Congress has also expressed its view on the importance of maintaining orderly creditor-debtor relations in a number of statutes, including Section 620(q) of the Foreign Assistance Act of 1961 and the Brooke Amendment (enacted this year as Section 612 of the Department of State, Foreign Operations and related Programs Appropriations Act, Division J of P.L. No. 110-161). These statutes provide for an automatic cutoff of U.S. economic assistance to a country that is in default on certain loans for certain periods of time. Although Cambodia’s USDA debts are not subject to these default sanctions, these statutes reflect Congress's expectation that countries repay their debts to the United States in a timely manner.

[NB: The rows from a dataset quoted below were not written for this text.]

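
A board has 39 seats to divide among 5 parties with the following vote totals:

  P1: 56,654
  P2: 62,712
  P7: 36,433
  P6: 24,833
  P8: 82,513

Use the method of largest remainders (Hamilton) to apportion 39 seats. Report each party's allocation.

P1=8; P2=9; P7=6; P6=4; P8=12

Total 263145; standard divisor 263145/39 ≈ 6747.308.
Standard quotas: P1 8.3965, P2 9.2944, P7 5.3996, P6 3.6804, P8 12.2290.
Lower quotas: P1 8, P2 9, P7 5, P6 3, P8 12 (sum 37, leaving 2 seats).
Remainders in descending order: P6 0.6804, P7 0.3996, P1 0.3965, P2 0.2944, P8 0.2290.
Largest remainders: P6, P7 receive the extra seats.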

Another concern about funding foreign assistance programs through the principal and interest payments of debtor counties is that it circumvents normal budget rules. Congress passed the Federal Credit Reform Act of 1990 requiring U.S. creditor agencies to make realistic estimates about recoveries when calculating the true cost of lending programs. This approach saves U.S. taxpayers money by creating transparent incentives for agencies to manage credit programs efficiently and effectively. Accordingly, the Administration requests and Congress annually appropriates, funds to be used to pay the U.S. budget cost of cancelling a country’s debt obligation or providing a debt swap. The Cambodian proposal circumvents this congressional budget oversight mechanism.

In sum, Cambodia’s prompt agreement to resolve U.S. debt claims would eliminate this long-standing dispute in a scenario of otherwise improving bilateral relations; it would also enhance Cambodia’s creditworthiness and Cambodia’s ability to access international capital markets. Other countries following this path have benefited enormously.

Mr. Chairman, I appreciate this opportunity to appear before you and welcome any questions you may have. Thank you.